Malaysian Airlines leaders brace for the reaction from employees who will find out this week if they are to be re-employed or have their jobs terminated.

Leaders of Malaysia Airlines (MAS) will be preparing themselves for the reaction of the airlines’ employees, who are tipped to receive either letters of re-employment or termination via courier by June 1.

Those with their employment terminated will be given an ex-gratia payment of a month’s salary for every service year, according a memo issued to staff by the new chief executive of MAS, Christoph Mueller, on Tuesday.

For those with tenure more than 10 years, a payment is offered of 1.5 months of their basic salary for every service year, in accordance with a previously signed collective agreement.

However, senior management employees and contract workers will not be subject to the terms, the memo said.

Earlier this week, a union representing Malaysia Airlines (MAS) cabin crew demanded the airline justify the planned retrenchment of thousands of low-ranking employees whose salaries it said are below-average in the region. 

The union’s comments coincided with that of Kluang MP Liew Chin Tong’s, who said that while retrenchments were not uncommon, the logistics of the rehiring of some employees was blatant manipulation of existing labour laws.

“MAS, and its owner Khazanah, is telling the whole country that the best way to sack workers is to shut down the current set-up without the necessary compensation via the conventional voluntary separation schemes,” Liew said in a statement.
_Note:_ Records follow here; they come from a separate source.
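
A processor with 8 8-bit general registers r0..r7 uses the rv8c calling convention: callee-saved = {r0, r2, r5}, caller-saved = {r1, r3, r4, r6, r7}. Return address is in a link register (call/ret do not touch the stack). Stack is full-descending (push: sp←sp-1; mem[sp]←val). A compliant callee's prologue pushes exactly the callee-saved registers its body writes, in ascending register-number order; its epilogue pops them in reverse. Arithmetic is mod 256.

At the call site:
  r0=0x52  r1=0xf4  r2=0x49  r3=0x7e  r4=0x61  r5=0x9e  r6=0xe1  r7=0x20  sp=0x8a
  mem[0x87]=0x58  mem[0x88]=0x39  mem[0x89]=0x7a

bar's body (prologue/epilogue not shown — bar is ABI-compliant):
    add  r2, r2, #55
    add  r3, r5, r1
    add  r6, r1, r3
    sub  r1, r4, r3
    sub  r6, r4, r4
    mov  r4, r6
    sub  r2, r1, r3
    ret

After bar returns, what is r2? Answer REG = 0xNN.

prologue: push r2 -> mem[0x89]=0x49, sp=0x89
body[0] add  r2, r2, #55 -> r2=0x80
body[1] add  r3, r5, r1 -> r3=0x92
body[2] add  r6, r1, r3 -> r6=0x86
body[3] sub  r1, r4, r3 -> r1=0xcf
body[4] sub  r6, r4, r4 -> r6=0x00
body[5] mov  r4, r6 -> r4=0x00
body[6] sub  r2, r1, r3 -> r2=0x3d
epilogue: pop r2=0x49, sp=0x8a
r2 is callee-saved -> restored

REG = 0x49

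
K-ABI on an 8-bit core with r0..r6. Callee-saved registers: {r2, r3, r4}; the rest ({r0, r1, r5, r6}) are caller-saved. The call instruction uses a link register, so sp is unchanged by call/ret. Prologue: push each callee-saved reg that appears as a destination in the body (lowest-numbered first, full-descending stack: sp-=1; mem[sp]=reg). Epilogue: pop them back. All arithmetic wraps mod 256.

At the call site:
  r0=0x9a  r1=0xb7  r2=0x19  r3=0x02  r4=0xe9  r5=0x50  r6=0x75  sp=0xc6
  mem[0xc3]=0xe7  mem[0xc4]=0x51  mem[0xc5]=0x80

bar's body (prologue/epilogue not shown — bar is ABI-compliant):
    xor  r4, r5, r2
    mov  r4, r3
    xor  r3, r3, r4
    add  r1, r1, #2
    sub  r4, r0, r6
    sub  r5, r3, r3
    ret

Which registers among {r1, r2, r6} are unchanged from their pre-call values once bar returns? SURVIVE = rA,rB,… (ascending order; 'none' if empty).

SURVIVE = r2,r6

prologue: push r3 → mem[0xc5]=0x02, sp=0xc5
prologue: push r4 → mem[0xc4]=0xe9, sp=0xc4
body[0] xor  r4, r5, r2 → r4=0x49
body[1] mov  r4, r3 → r4=0x02
body[2] xor  r3, r3, r4 → r3=0x00
body[3] add  r1, r1, #2 → r1=0xb9
body[4] sub  r4, r0, r6 → r4=0x25
body[5] sub  r5, r3, r3 → r5=0x00
epilogue: pop r4=0xe9, sp=0xc5
epilogue: pop r3=0x02, sp=0xc6
r1: caller-saved, written=True
r2: callee-saved, written=False
r6: caller-saved, written=False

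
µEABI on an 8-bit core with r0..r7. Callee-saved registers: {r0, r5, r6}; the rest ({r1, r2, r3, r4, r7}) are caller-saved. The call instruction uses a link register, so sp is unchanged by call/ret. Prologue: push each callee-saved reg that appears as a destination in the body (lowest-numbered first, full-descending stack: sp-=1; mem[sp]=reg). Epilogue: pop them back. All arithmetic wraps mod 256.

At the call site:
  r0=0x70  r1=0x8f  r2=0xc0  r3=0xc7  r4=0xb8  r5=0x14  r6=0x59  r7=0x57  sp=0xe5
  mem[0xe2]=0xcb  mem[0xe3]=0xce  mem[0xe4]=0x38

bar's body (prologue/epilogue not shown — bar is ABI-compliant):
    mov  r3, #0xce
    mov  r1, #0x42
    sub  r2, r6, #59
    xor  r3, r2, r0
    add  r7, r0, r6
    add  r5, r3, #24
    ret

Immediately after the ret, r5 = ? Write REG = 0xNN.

REG = 0x14

prologue: push r5 → mem[0xe4]=0x14, sp=0xe4
body[0] mov  r3, #0xce → r3=0xce
body[1] mov  r1, #0x42 → r1=0x42
body[2] sub  r2, r6, #59 → r2=0x1e
body[3] xor  r3, r2, r0 → r3=0x6e
body[4] add  r7, r0, r6 → r7=0xc9
body[5] add  r5, r3, #24 → r5=0x86
epilogue: pop r5=0x14, sp=0xe5
r5 is callee-saved → restored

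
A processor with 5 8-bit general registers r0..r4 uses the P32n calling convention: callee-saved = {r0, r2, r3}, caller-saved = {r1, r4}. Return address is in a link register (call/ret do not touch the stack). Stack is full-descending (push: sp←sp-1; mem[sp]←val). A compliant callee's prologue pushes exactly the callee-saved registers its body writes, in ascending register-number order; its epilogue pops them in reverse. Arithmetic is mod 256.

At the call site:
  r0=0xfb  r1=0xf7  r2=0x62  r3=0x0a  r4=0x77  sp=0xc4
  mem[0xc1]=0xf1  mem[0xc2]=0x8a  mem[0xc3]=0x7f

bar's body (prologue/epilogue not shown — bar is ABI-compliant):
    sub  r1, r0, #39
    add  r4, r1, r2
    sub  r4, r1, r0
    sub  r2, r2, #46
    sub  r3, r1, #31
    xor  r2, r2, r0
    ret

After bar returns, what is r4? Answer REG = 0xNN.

REG = 0xd9

prologue: push r2 → mem[0xc3]=0x62, sp=0xc3
prologue: push r3 → mem[0xc2]=0x0a, sp=0xc2
body[0] sub  r1, r0, #39 → r1=0xd4
body[1] add  r4, r1, r2 → r4=0x36
body[2] sub  r4, r1, r0 → r4=0xd9
body[3] sub  r2, r2, #46 → r2=0x34
body[4] sub  r3, r1, #31 → r3=0xb5
body[5] xor  r2, r2, r0 → r2=0xcf
epilogue: pop r3=0x0a, sp=0xc3
epilogue: pop r2=0x62, sp=0xc4
r4 is caller-saved → body value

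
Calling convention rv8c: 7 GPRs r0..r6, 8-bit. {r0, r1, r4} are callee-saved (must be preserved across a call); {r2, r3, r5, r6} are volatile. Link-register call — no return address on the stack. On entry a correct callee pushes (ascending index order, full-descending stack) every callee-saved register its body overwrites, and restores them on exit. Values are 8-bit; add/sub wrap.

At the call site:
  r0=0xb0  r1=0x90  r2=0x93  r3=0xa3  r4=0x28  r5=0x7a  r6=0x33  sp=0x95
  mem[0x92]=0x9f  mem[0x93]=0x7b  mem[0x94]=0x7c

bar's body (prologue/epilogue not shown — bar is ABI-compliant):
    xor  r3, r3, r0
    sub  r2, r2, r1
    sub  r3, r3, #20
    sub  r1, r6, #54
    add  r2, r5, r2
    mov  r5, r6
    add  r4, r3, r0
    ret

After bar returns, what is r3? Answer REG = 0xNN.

prologue: push r1 → mem[0x94]=0x90, sp=0x94
prologue: push r4 → mem[0x93]=0x28, sp=0x93
body[0] xor  r3, r3, r0 → r3=0x13
body[1] sub  r2, r2, r1 → r2=0x03
body[2] sub  r3, r3, #20 → r3=0xff
body[3] sub  r1, r6, #54 → r1=0xfd
body[4] add  r2, r5, r2 → r2=0x7d
body[5] mov  r5, r6 → r5=0x33
body[6] add  r4, r3, r0 → r4=0xaf
epilogue: pop r4=0x28, sp=0x94
epilogue: pop r1=0x90, sp=0x95
r3 is caller-saved → body value

REG = 0xff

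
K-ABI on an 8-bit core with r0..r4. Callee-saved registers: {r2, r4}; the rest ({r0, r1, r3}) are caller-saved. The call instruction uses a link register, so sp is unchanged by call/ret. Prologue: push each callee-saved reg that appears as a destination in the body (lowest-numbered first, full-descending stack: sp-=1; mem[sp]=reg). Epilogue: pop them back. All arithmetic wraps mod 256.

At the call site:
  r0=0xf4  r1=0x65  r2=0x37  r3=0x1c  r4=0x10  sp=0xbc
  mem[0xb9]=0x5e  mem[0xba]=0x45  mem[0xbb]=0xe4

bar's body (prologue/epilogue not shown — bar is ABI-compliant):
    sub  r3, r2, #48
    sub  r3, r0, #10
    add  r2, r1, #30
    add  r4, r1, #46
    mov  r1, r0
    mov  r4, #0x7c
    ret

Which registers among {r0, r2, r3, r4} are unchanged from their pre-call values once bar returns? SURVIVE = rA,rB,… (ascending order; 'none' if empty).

SURVIVE = r0,r2,r4

prologue: push r2 -> mem[0xbb]=0x37, sp=0xbb
prologue: push r4 -> mem[0xba]=0x10, sp=0xba
body[0] sub  r3, r2, #48 -> r3=0x07
body[1] sub  r3, r0, #10 -> r3=0xea
body[2] add  r2, r1, #30 -> r2=0x83
body[3] add  r4, r1, #46 -> r4=0x93
body[4] mov  r1, r0 -> r1=0xf4
body[5] mov  r4, #0x7c -> r4=0x7c
epilogue: pop r4=0x10, sp=0xbb
epilogue: pop r2=0x37, sp=0xbc
r0: caller-saved, written=False
r2: callee-saved, written=True
r3: caller-saved, written=True
r4: callee-saved, written=True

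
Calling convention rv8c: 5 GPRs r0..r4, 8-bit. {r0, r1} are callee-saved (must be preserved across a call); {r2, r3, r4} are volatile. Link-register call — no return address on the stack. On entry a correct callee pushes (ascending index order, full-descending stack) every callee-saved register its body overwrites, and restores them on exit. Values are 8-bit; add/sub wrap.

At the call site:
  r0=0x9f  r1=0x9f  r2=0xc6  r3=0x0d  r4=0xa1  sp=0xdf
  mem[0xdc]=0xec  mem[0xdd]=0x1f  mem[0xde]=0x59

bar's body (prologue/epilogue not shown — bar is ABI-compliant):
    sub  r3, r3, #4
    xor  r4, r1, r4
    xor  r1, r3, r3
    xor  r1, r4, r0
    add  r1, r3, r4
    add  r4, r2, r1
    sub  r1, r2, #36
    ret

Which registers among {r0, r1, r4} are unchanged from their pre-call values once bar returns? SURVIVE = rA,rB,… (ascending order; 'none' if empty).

prologue: push r1 → mem[0xde]=0x9f, sp=0xde
body[0] sub  r3, r3, #4 → r3=0x09
body[1] xor  r4, r1, r4 → r4=0x3e
body[2] xor  r1, r3, r3 → r1=0x00
body[3] xor  r1, r4, r0 → r1=0xa1
body[4] add  r1, r3, r4 → r1=0x47
body[5] add  r4, r2, r1 → r4=0x0d
body[6] sub  r1, r2, #36 → r1=0xa2
epilogue: pop r1=0x9f, sp=0xdf
r0: callee-saved, written=False
r1: callee-saved, written=True
r4: caller-saved, written=True

SURVIVE = r0,r1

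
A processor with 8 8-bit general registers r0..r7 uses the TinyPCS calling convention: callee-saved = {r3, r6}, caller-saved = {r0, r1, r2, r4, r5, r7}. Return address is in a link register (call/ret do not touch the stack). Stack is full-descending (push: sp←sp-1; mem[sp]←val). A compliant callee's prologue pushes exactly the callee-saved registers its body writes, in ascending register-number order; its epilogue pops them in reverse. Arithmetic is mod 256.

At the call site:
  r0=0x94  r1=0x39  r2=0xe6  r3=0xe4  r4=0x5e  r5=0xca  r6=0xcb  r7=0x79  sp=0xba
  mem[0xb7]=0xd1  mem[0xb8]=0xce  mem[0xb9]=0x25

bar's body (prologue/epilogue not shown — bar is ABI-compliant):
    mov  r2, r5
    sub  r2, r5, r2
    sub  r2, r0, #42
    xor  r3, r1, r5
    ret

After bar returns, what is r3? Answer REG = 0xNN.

prologue: push r3 -> mem[0xb9]=0xe4, sp=0xb9
body[0] mov  r2, r5 -> r2=0xca
body[1] sub  r2, r5, r2 -> r2=0x00
body[2] sub  r2, r0, #42 -> r2=0x6a
body[3] xor  r3, r1, r5 -> r3=0xf3
epilogue: pop r3=0xe4, sp=0xba
r3 is callee-saved -> restored

REG = 0xe4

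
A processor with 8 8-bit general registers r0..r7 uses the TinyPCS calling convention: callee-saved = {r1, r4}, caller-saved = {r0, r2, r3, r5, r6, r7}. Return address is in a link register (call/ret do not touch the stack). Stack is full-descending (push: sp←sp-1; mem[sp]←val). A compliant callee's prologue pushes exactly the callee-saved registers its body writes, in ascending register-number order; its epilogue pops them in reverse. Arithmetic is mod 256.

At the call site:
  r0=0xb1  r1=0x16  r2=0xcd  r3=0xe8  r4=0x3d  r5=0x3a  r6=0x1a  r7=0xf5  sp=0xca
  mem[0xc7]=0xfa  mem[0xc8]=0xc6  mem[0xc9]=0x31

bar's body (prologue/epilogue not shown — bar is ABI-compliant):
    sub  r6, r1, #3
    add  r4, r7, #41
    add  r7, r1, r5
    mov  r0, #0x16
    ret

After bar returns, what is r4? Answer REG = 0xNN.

REG = 0x3d

prologue: push r4 → mem[0xc9]=0x3d, sp=0xc9
body[0] sub  r6, r1, #3 → r6=0x13
body[1] add  r4, r7, #41 → r4=0x1e
body[2] add  r7, r1, r5 → r7=0x50
body[3] mov  r0, #0x16 → r0=0x16
epilogue: pop r4=0x3d, sp=0xca
r4 is callee-saved → restored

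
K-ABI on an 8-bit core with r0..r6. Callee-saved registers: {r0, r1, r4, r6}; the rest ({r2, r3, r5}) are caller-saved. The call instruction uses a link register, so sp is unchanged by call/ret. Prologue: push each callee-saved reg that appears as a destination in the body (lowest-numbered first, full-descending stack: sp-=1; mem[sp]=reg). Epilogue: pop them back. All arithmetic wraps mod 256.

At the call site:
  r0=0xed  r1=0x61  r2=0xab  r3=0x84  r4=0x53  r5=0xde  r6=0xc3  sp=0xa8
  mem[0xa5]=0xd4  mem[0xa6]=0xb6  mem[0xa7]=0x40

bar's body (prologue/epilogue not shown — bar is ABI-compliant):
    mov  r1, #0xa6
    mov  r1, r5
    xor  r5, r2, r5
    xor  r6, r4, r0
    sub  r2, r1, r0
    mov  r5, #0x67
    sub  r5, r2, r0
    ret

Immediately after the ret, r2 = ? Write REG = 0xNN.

REG = 0xf1

prologue: push r1 → mem[0xa7]=0x61, sp=0xa7
prologue: push r6 → mem[0xa6]=0xc3, sp=0xa6
body[0] mov  r1, #0xa6 → r1=0xa6
body[1] mov  r1, r5 → r1=0xde
body[2] xor  r5, r2, r5 → r5=0x75
body[3] xor  r6, r4, r0 → r6=0xbe
body[4] sub  r2, r1, r0 → r2=0xf1
body[5] mov  r5, #0x67 → r5=0x67
body[6] sub  r5, r2, r0 → r5=0x04
epilogue: pop r6=0xc3, sp=0xa7
epilogue: pop r1=0x61, sp=0xa8
r2 is caller-saved → body value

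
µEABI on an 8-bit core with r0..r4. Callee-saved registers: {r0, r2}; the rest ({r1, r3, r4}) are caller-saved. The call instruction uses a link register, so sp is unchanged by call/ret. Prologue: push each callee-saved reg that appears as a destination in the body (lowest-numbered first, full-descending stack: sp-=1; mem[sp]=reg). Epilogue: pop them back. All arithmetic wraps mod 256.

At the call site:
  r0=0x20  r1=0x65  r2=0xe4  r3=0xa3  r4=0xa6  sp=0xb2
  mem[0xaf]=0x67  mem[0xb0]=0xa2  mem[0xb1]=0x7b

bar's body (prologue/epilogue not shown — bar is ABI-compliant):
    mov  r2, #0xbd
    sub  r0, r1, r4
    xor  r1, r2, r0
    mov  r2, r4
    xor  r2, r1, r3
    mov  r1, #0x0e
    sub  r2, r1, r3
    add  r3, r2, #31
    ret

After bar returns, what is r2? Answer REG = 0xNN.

prologue: push r0 → mem[0xb1]=0x20, sp=0xb1
prologue: push r2 → mem[0xb0]=0xe4, sp=0xb0
body[0] mov  r2, #0xbd → r2=0xbd
body[1] sub  r0, r1, r4 → r0=0xbf
body[2] xor  r1, r2, r0 → r1=0x02
body[3] mov  r2, r4 → r2=0xa6
body[4] xor  r2, r1, r3 → r2=0xa1
body[5] mov  r1, #0x0e → r1=0x0e
body[6] sub  r2, r1, r3 → r2=0x6b
body[7] add  r3, r2, #31 → r3=0x8a
epilogue: pop r2=0xe4, sp=0xb1
epilogue: pop r0=0x20, sp=0xb2
r2 is callee-saved → restored

REG = 0xe4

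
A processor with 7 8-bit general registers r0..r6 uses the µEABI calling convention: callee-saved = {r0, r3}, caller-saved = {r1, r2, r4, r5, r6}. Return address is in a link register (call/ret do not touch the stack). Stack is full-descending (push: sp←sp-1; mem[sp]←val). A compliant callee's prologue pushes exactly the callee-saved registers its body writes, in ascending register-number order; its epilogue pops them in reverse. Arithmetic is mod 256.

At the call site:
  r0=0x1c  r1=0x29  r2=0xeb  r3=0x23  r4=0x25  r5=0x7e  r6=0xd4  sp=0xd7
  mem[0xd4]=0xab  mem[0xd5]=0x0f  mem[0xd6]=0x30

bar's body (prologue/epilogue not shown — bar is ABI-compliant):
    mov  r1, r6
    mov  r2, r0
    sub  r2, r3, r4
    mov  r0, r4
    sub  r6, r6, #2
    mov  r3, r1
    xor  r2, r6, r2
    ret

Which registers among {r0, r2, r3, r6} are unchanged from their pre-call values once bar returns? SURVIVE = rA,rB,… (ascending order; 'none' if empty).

prologue: push r0 → mem[0xd6]=0x1c, sp=0xd6
prologue: push r3 → mem[0xd5]=0x23, sp=0xd5
body[0] mov  r1, r6 → r1=0xd4
body[1] mov  r2, r0 → r2=0x1c
body[2] sub  r2, r3, r4 → r2=0xfe
body[3] mov  r0, r4 → r0=0x25
body[4] sub  r6, r6, #2 → r6=0xd2
body[5] mov  r3, r1 → r3=0xd4
body[6] xor  r2, r6, r2 → r2=0x2c
epilogue: pop r3=0x23, sp=0xd6
epilogue: pop r0=0x1c, sp=0xd7
r0: callee-saved, written=True
r2: caller-saved, written=True
r3: callee-saved, written=True
r6: caller-saved, written=True

SURVIVE = r0,r3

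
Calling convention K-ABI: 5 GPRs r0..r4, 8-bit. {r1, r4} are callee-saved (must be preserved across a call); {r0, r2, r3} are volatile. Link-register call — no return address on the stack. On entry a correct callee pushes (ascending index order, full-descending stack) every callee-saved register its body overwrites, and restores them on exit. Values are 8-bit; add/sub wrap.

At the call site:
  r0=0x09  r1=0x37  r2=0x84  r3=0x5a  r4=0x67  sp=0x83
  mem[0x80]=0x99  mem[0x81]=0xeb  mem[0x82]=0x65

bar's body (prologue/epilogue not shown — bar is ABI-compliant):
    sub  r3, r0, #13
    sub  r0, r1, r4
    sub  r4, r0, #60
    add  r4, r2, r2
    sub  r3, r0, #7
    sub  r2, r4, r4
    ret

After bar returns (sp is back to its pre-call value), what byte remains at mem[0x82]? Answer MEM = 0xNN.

MEM = 0x67

prologue: push r4 → mem[0x82]=0x67, sp=0x82
body[0] sub  r3, r0, #13 → r3=0xfc
body[1] sub  r0, r1, r4 → r0=0xd0
body[2] sub  r4, r0, #60 → r4=0x94
body[3] add  r4, r2, r2 → r4=0x08
body[4] sub  r3, r0, #7 → r3=0xc9
body[5] sub  r2, r4, r4 → r2=0x00
epilogue: pop r4=0x67, sp=0x83
prologue pushed ['r4'] at ['0x82']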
“If private companies were to follow MAS’ example, it would result in major economic havoc with massive unemployment.”

The restructuring comes after newly appointed chief executive Christoph Mueller, formerly of Aer Lingus, announced earlier this month that the 20,000-strong workforce would be slashed by 6000 staff, as earlier proposed.

Mueller said the airline is "suffering badly from a heavily damaged brand reputation" in key markets with many people avoiding the carrier because "they are frightened”.

Last year, the airline posted a 305.7m ringgit (over SGD$113m) loss in the April-June quarter following the March 8 disappearance of flight MH370 with 239 passengers and crew aboard.

In July, 298 passengers and crew on board a Malaysia Airlines jetliner died when it was shot down over a war-torn eastern Ukraine.

In August last year, the company was removed from the Malaysian stock exchange and taken completely under the government’s wing, before a takeover by the Government of Malaysia’s strategic investment fund Khazanah Nasional Bhd in March.